AIB has reported a good start to the year and said its remains on track to meet its full year expectations, but warned that it expects to see more tracker mortgage costs. 

In a trading update, AIB said its net interest margin - the difference between the average rate at which it funds itself and lends on to customers - rose to 2.5% in the first quarter from 2.48% in the final quarter of 2018.

The bank said its non-performing loans reduced by 21% to €4.8 billion from €6.1 billion at the end of last year. 

It recently completed a €1 billion non-performing loan sale and its chief executive Colin Hunt told a recent Oireachtas Committee that it may sell further non-performing loans later this year. 

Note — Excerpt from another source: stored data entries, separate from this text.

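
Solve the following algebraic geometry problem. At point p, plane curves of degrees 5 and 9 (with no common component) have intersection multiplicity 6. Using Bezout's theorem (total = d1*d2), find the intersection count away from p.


By Bezout's theorem, the total intersection number is d1 * d2.
Total = 5 * 9 = 45
Intersection multiplicity at p = 6
Remaining intersections = 45 - 6 = 39

39


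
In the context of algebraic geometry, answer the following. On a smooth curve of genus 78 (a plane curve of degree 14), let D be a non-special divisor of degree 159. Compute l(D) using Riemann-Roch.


First, compute the genus of a smooth plane curve of degree 14:
g = (d-1)(d-2)/2 = (14-1)(14-2)/2 = 78
For a non-special divisor D (i.e., h^1(D) = 0), Riemann-Roch gives:
l(D) = deg(D) - g + 1
Since deg(D) = 159 >= 2g - 1 = 155, D is non-special.
l(D) = 159 - 78 + 1 = 82

82


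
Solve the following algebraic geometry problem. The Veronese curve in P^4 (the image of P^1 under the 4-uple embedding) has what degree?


The rational normal curve in P^4 is the image of P^1 under the 4-uple Veronese.
A general hyperplane in P^4 pulls back to a degree-4 form on P^1, which has 4 zeros,
so the curve meets a general hyperplane in 4 points. Degree = 4.

4


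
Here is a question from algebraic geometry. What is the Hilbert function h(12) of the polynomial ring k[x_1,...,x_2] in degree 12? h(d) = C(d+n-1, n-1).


The Hilbert function for the polynomial ring in 2 variables is:
h(d) = C(d+n-1, n-1)
h(12) = C(12+2-1, 2-1) = C(13, 1)
= 13! / (1! * 12!)
= 13

13


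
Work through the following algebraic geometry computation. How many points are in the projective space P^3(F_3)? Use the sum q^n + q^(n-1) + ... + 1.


P^3(F_3) has (q^(n+1) - 1)/(q - 1) points.
= 3^3 + 3^2 + 3^1 + 3^0
= 27 + 9 + 3 + 1
= 40

40


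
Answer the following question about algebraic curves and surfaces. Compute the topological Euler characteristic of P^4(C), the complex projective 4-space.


The complex projective space P^4 has one cell in each even real dimension 0, 2, ..., 8.
The cohomology groups are H^{2k}(P^4) = Z for k = 0,...,4, and 0 otherwise.
Euler characteristic = sum of Betti numbers = 1 per even-dimensional cohomology group.
chi(P^4) = 4 + 1 = 5

5


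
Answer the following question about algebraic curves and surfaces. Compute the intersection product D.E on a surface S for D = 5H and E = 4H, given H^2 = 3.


Using bilinearity of the intersection pairing on a surface S:
(aH).(bH) = ab * (H.H)
We have H^2 = 3.
D.E = (5H).(4H) = 5*4*3
= 20*3
= 60

60


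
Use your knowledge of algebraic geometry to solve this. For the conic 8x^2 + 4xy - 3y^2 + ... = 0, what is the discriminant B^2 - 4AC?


The discriminant of a conic Ax^2 + Bxy + Cy^2 + ... = 0 is B^2 - 4AC.
B^2 = 4^2 = 16
4AC = 4*8*(-3) = -96
Discriminant = 16 + 96 = 112

112


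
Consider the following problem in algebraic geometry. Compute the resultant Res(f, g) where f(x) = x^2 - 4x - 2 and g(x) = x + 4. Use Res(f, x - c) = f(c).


For Res(f, x - c), we evaluate f at x = c.
f(-4) = (-4)^2 - 4*(-4) - 2
= 16 + 16 - 2
= 32 - 2 = 30
Res(f, g) = 30

30


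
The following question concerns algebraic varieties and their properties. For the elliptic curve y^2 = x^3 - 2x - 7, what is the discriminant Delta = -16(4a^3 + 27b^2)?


Compute each component:
4a^3 = 4*(-2)^3 = 4*(-8) = -32
27b^2 = 27*(-7)^2 = 27*49 = 1323
4a^3 + 27b^2 = -32 + 1323 = 1291
Delta = -16*1291 = -20656

-20656


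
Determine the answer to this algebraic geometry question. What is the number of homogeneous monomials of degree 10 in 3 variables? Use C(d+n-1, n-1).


The number of degree-10 monomials in 3 variables is C(d+n-1, n-1).
= C(10+3-1, 3-1) = C(12, 2)
= 66

66


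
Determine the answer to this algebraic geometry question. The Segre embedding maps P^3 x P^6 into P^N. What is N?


The Segre embedding maps P^m x P^n into P^N via
all products of coordinates from each factor.
N = (m+1)(n+1) - 1
N = (3+1)(6+1) - 1
N = 4*7 - 1
N = 28 - 1 = 27

27


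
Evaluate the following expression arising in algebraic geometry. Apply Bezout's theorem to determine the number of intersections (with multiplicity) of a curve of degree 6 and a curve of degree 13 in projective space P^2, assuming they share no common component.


Bezout's theorem states the intersection count equals the product of degrees.
Intersection count = 6 * 13 = 78

78


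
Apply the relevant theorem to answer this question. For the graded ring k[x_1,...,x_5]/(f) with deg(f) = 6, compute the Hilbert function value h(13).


For R = k[x_1,...,x_n]/(f) with f homogeneous of degree e:
The Hilbert series is (1 - t^e)/(1 - t)^n.
So h(d) = C(d+n-1, n-1) - C(d-e+n-1, n-1) for d >= e.
With n=5, e=6, d=13:
C(13+5-1, 5-1) = C(17, 4) = 2380
C(13-6+5-1, 5-1) = C(11, 4) = 330
h(13) = 2380 - 330 = 2050

2050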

In today's trading update, AIB said said it expects to incur exceptional costs this year, including costs related to the tracker mortgage examination as it reaches its final stages, as well as business restructuring charges.

But it said its costs are in line with expectations and added that cost focus remains a key priority for the group. 

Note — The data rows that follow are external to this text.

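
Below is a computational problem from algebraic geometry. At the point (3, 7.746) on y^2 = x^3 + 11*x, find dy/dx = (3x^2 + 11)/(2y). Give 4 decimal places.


Using implicit differentiation of y^2 = x^3 + 11*x:
2y * dy/dx = 3x^2 + 11
dy/dx = (3x^2 + 11)/(2y)
Numerator: 3*3^2 + 11 = 38
Denominator: 2*7.746 = 15.492
dy/dx = 38/15.492 = 2.4529

2.4529


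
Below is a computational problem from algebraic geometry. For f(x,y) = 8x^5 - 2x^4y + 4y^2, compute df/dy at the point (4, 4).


df/dy = (-2)*x^4 + 2*4*y^1
At (4,4): (-2)*4^4 + 2*4*4^1
= -512 + 32
= -480

-480


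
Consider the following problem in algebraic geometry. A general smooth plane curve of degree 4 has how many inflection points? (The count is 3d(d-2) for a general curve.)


For a general smooth plane curve C of degree d, the inflection points are
the intersection of C with its Hessian curve, which has degree 3(d-2).
By Bezout, the total intersection number is d * 3(d-2) = 4 * 6 = 24.
For a general curve every flex is ordinary, so each contributes
multiplicity 1 to C·Hess(C), and the number of distinct inflection
points is 3d(d-2).
Inflection points = 3*4*(4-2) = 3*4*2 = 24

24


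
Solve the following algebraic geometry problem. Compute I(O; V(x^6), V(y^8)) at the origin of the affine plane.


The intersection multiplicity of V(x^a) and V(y^b) at the origin is:
I(O; V(x^6), V(y^8)) = dim_k(k[x,y]/(x^6, y^8))
A basis for k[x,y]/(x^6, y^8) is the set of monomials x^i * y^j
where 0 <= i < 6 and 0 <= j < 8.
The number of such monomials is 6 * 8 = 48

48


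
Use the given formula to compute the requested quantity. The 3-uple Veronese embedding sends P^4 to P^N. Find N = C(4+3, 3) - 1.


The Veronese embedding v_d: P^n -> P^N maps each point to all
degree-d monomials in n+1 homogeneous coordinates.
N = C(n+d, d) - 1
N = C(4+3, 3) - 1
N = C(7, 3) - 1
C(7, 3) = 35
N = 35 - 1 = 34

34


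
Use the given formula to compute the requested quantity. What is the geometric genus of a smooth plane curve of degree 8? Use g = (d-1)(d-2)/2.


Using the genus formula for smooth plane curves:
g = (d-1)(d-2)/2
g = (8-1)(8-2)/2
g = 7*6/2
g = 42/2 = 21

21


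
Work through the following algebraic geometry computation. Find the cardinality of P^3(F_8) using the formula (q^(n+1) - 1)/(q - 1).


P^3(F_8) has (q^(n+1) - 1)/(q - 1) points.
= 8^3 + 8^2 + 8^1 + 8^0
= 512 + 64 + 8 + 1
= 585

585


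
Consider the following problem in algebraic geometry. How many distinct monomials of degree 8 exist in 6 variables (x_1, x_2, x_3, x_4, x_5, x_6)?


The number of degree-8 monomials in 6 variables is C(d+n-1, n-1).
= C(8+6-1, 6-1) = C(13, 5)
= 1287

1287


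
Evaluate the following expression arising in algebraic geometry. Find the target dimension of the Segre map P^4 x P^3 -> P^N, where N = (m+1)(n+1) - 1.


The Segre embedding maps P^m x P^n into P^N via
all products of coordinates from each factor.
N = (m+1)(n+1) - 1
N = (4+1)(3+1) - 1
N = 5*4 - 1
N = 20 - 1 = 19

19


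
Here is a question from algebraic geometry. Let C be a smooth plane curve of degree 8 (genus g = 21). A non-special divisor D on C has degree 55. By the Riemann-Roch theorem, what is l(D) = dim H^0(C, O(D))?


First, compute the genus of a smooth plane curve of degree 8:
g = (d-1)(d-2)/2 = (8-1)(8-2)/2 = 21
For a non-special divisor D (i.e., h^1(D) = 0), Riemann-Roch gives:
l(D) = deg(D) - g + 1
Since deg(D) = 55 >= 2g - 1 = 41, D is non-special.
l(D) = 55 - 21 + 1 = 35

35


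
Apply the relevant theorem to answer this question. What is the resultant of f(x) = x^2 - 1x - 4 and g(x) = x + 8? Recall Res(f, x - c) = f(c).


For Res(f, x - c), we evaluate f at x = c.
f(-8) = (-8)^2 - 1*(-8) - 4
= 64 + 8 - 4
= 72 - 4 = 68
Res(f, g) = 68

68


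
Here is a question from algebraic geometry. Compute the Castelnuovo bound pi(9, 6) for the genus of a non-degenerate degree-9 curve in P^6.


Castelnuovo's bound: write d - 1 = m(r-1) + epsilon with 0 <= epsilon < r-1.
d - 1 = 9 - 1 = 8
r - 1 = 6 - 1 = 5
8 = 1*5 + 3, so m = 1, epsilon = 3
pi(d, r) = m(m-1)(r-1)/2 + m*epsilon
= 1*0*5/2 + 1*3
= 0/2 + 3
= 0 + 3 = 3

3


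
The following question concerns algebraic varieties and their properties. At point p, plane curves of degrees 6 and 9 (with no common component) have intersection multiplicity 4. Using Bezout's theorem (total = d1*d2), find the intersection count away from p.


By Bezout's theorem, the total intersection number is d1 * d2.
Total = 6 * 9 = 54
Intersection multiplicity at p = 4
Remaining intersections = 54 - 4 = 50

50


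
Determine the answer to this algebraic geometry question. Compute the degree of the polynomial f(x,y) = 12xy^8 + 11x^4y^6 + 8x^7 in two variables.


Examine each term for its total degree (sum of exponents).
  Term '12xy^8' has total degree 1+8 = 9.
  Term '11x^4y^6' has total degree 4+6 = 10.
  Term '8x^7' has total degree 7+0 = 7.
The maximum total degree among all terms is 10.

10


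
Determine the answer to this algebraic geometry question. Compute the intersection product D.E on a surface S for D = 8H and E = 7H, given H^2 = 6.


Using bilinearity of the intersection pairing on a surface S:
(aH).(bH) = ab * (H.H)
We have H^2 = 6.
D.E = (8H).(7H) = 8*7*6
= 56*6
= 336

336


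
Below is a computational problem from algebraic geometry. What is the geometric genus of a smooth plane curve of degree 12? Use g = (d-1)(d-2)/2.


Using the genus formula for smooth plane curves:
g = (d-1)(d-2)/2
g = (12-1)(12-2)/2
g = 11*10/2
g = 110/2 = 55

55


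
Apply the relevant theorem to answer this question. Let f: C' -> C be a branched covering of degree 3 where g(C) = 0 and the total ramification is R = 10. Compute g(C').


Riemann-Hurwitz formula: 2g' - 2 = d(2g - 2) + R
Given: d = 3, g = 0, R = 10
2g' - 2 = 3*(2*0 - 2) + 10
2g' - 2 = 3*(-2) + 10
2g' - 2 = -6 + 10 = 4
2g' = 6
g' = 3

3


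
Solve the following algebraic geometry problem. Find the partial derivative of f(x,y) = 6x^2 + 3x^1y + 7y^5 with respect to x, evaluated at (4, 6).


df/dx = 2*6*x^1 + 1*3*x^0*y
At (4,6): 2*6*4^1 + 1*3*4^0*6
= 48 + 18
= 66

66


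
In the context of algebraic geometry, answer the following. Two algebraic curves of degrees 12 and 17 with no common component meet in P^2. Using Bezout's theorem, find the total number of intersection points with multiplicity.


Bezout's theorem states the intersection count equals the product of degrees.
Intersection count = 12 * 17 = 204

204


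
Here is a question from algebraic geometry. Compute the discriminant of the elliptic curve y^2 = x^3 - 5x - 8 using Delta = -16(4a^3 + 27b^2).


Compute each component:
4a^3 = 4*(-5)^3 = 4*(-125) = -500
27b^2 = 27*(-8)^2 = 27*64 = 1728
4a^3 + 27b^2 = -500 + 1728 = 1228
Delta = -16*1228 = -19648

-19648


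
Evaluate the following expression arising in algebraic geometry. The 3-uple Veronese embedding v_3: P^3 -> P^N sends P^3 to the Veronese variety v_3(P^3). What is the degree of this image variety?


The Veronese variety v_3(P^3) has degree d^r.
d^r = 3^3 = 27

27


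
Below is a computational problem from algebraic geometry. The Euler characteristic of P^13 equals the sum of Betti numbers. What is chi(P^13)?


The complex projective space P^13 has one cell in each even real dimension 0, 2, ..., 26.
The cohomology groups are H^{2k}(P^13) = Z for k = 0,...,13, and 0 otherwise.
Euler characteristic = sum of Betti numbers = 1 per even-dimensional cohomology group.
chi(P^13) = 13 + 1 = 14

14


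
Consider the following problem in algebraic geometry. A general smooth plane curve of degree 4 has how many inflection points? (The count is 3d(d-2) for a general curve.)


For a general smooth plane curve C of degree d, the inflection points are
the intersection of C with its Hessian curve, which has degree 3(d-2).
By Bezout, the total intersection number is d * 3(d-2) = 4 * 6 = 24.
For a general curve every flex is ordinary, so each contributes
multiplicity 1 to C·Hess(C), and the number of distinct inflection
points is 3d(d-2).
Inflection points = 3*4*(4-2) = 3*4*2 = 24

24


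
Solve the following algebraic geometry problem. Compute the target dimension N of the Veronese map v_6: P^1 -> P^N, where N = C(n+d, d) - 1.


The Veronese embedding v_d: P^n -> P^N maps each point to all
degree-d monomials in n+1 homogeneous coordinates.
N = C(n+d, d) - 1
N = C(1+6, 6) - 1
N = C(7, 6) - 1
C(7, 6) = 7
N = 7 - 1 = 6

6


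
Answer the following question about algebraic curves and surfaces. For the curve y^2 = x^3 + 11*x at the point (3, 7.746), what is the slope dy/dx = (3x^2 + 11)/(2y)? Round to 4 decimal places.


Using implicit differentiation of y^2 = x^3 + 11*x:
2y * dy/dx = 3x^2 + 11
dy/dx = (3x^2 + 11)/(2y)
Numerator: 3*3^2 + 11 = 38
Denominator: 2*7.746 = 15.492
dy/dx = 38/15.492 = 2.4529

2.4529


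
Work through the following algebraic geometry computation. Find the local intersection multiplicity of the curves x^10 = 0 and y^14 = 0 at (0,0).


The intersection multiplicity of V(x^a) and V(y^b) at the origin is:
I(O; V(x^10), V(y^14)) = dim_k(k[x,y]/(x^10, y^14))
A basis for k[x,y]/(x^10, y^14) is the set of monomials x^i * y^j
where 0 <= i < 10 and 0 <= j < 14.
The number of such monomials is 10 * 14 = 140

140


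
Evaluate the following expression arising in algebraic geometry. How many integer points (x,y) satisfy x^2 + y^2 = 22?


Systematically check integer values of x where x^2 <= 22.
For each valid x, check if 22 - x^2 is a perfect square.
Total integer solutions found: 0

0


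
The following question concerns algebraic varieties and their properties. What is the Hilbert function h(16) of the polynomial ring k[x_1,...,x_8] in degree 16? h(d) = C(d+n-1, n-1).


The Hilbert function for the polynomial ring in 8 variables is:
h(d) = C(d+n-1, n-1)
h(16) = C(16+8-1, 8-1) = C(23, 7)
= 23! / (7! * 16!)
= 245157

245157


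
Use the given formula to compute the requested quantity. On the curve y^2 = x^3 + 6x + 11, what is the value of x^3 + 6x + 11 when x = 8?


Compute x^3 + 6x + 11 at x = 8:
x^3 = 8^3 = 512
6*x = 6*8 = 48
Sum: 512 + 48 + 11 = 571

571


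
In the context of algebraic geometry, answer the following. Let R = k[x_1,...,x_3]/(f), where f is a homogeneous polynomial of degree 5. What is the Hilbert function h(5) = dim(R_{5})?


For R = k[x_1,...,x_n]/(f) with f homogeneous of degree e:
The Hilbert series is (1 - t^e)/(1 - t)^n.
So h(d) = C(d+n-1, n-1) - C(d-e+n-1, n-1) for d >= e.
With n=3, e=5, d=5:
C(5+3-1, 3-1) = C(7, 2) = 21
C(5-5+3-1, 3-1) = C(2, 2) = 1
h(5) = 21 - 1 = 20

20


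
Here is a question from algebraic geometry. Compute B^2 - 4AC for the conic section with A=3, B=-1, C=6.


The discriminant of a conic Ax^2 + Bxy + Cy^2 + ... = 0 is B^2 - 4AC.
B^2 = (-1)^2 = 1
4AC = 4*3*6 = 72
Discriminant = 1 - 72 = -71

-71


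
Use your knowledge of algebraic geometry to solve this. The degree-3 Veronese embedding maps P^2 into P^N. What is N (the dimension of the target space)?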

Regulatory costs and levies for the year are expected to reach about €100m, it stated. 

Today's trading update reveals that new lending rose by 11% in the first three months of the year, with new mortgage lending up 9%.

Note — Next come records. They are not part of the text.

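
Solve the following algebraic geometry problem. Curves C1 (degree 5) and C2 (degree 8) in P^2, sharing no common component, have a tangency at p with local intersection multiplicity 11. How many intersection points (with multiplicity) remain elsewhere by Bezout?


By Bezout's theorem, the total intersection number is d1 * d2.
Total = 5 * 8 = 40
Intersection multiplicity at p = 11
Remaining intersections = 40 - 11 = 29

29


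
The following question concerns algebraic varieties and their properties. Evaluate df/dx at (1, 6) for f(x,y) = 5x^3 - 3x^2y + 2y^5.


df/dx = 3*5*x^2 + 2*(-3)*x^1*y
At (1,6): 3*5*1^2 + 2*(-3)*1^1*6
= 15 - 36
= -21

-21


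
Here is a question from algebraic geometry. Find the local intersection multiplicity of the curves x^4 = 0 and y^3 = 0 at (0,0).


The intersection multiplicity of V(x^a) and V(y^b) at the origin is:
I(O; V(x^4), V(y^3)) = dim_k(k[x,y]/(x^4, y^3))
A basis for k[x,y]/(x^4, y^3) is the set of monomials x^i * y^j
where 0 <= i < 4 and 0 <= j < 3.
The number of such monomials is 4 * 3 = 12

12


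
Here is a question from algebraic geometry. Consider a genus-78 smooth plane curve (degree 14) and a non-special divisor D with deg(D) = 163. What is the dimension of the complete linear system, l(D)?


First, compute the genus of a smooth plane curve of degree 14:
g = (d-1)(d-2)/2 = (14-1)(14-2)/2 = 78
For a non-special divisor D (i.e., h^1(D) = 0), Riemann-Roch gives:
l(D) = deg(D) - g + 1
Since deg(D) = 163 >= 2g - 1 = 155, D is non-special.
l(D) = 163 - 78 + 1 = 86

86


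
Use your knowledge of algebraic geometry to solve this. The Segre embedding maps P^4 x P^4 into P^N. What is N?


The Segre embedding maps P^m x P^n into P^N via
all products of coordinates from each factor.
N = (m+1)(n+1) - 1
N = (4+1)(4+1) - 1
N = 5*5 - 1
N = 25 - 1 = 24

24


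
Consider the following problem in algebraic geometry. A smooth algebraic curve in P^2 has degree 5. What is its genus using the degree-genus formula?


Using the genus formula for smooth plane curves:
g = (d-1)(d-2)/2
g = (5-1)(5-2)/2
g = 4*3/2
g = 12/2 = 6

6


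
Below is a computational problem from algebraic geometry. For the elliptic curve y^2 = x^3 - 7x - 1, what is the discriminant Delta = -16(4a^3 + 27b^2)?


Compute each component:
4a^3 = 4*(-7)^3 = 4*(-343) = -1372
27b^2 = 27*(-1)^2 = 27*1 = 27
4a^3 + 27b^2 = -1372 + 27 = -1345
Delta = -16*(-1345) = 21520

21520


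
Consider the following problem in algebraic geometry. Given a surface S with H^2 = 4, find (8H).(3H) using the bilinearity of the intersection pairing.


Using bilinearity of the intersection pairing on a surface S:
(aH).(bH) = ab * (H.H)
We have H^2 = 4.
D.E = (8H).(3H) = 8*3*4
= 24*4
= 96

96


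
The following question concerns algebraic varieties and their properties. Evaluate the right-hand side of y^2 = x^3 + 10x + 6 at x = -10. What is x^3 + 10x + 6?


Compute x^3 + 10x + 6 at x = -10:
x^3 = (-10)^3 = -1000
10*x = 10*(-10) = -100
Sum: -1000 - 100 + 6 = -1094

-1094


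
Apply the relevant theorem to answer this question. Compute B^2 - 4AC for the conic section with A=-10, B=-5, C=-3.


The discriminant of a conic Ax^2 + Bxy + Cy^2 + ... = 0 is B^2 - 4AC.
B^2 = (-5)^2 = 25
4AC = 4*(-10)*(-3) = 120
Discriminant = 25 - 120 = -95

-95


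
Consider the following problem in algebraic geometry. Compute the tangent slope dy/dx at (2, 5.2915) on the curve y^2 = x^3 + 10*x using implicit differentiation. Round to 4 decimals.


Using implicit differentiation of y^2 = x^3 + 10*x:
2y * dy/dx = 3x^2 + 10
dy/dx = (3x^2 + 10)/(2y)
Numerator: 3*2^2 + 10 = 22
Denominator: 2*5.2915 = 10.583
dy/dx = 22/10.583 = 2.0788

2.0788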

AIB said that corporate and consumer credit remains strong, but SME credit demand is "somewhat subdued" as firms delay making investment decisions due to Brexit related uncertainties.

"In this, my first update on the trading performance of AIB, I'm delighted to confirm that we have had a good start to 2019 with solid profitability, strong new lending and continued performing loan book growth," Colin Hunt said in today's trading update.

Mr Hunt said the bank's asset quality continued to improve with significant reduction in non-performing exposures (NPEs) putting it on track to reach the milestone of about 5% by the end of the year. 

"We remain focused on our 'Customer First' strategy and in April we were pleased to enhance our customer propositions in both our digital agenda, through our joint venture acquisition of Payzone, and market leading mortgage offering," he added.

In today's trading update, AIB also said it has put in place a "comprehensive contingency plan" for various Brexit outcomes. 

"Our 31 Brexit advisors understand the challenges and opportunities presented by Brexit and are focused on supporting customers to manage their business through this period of change," the bank said.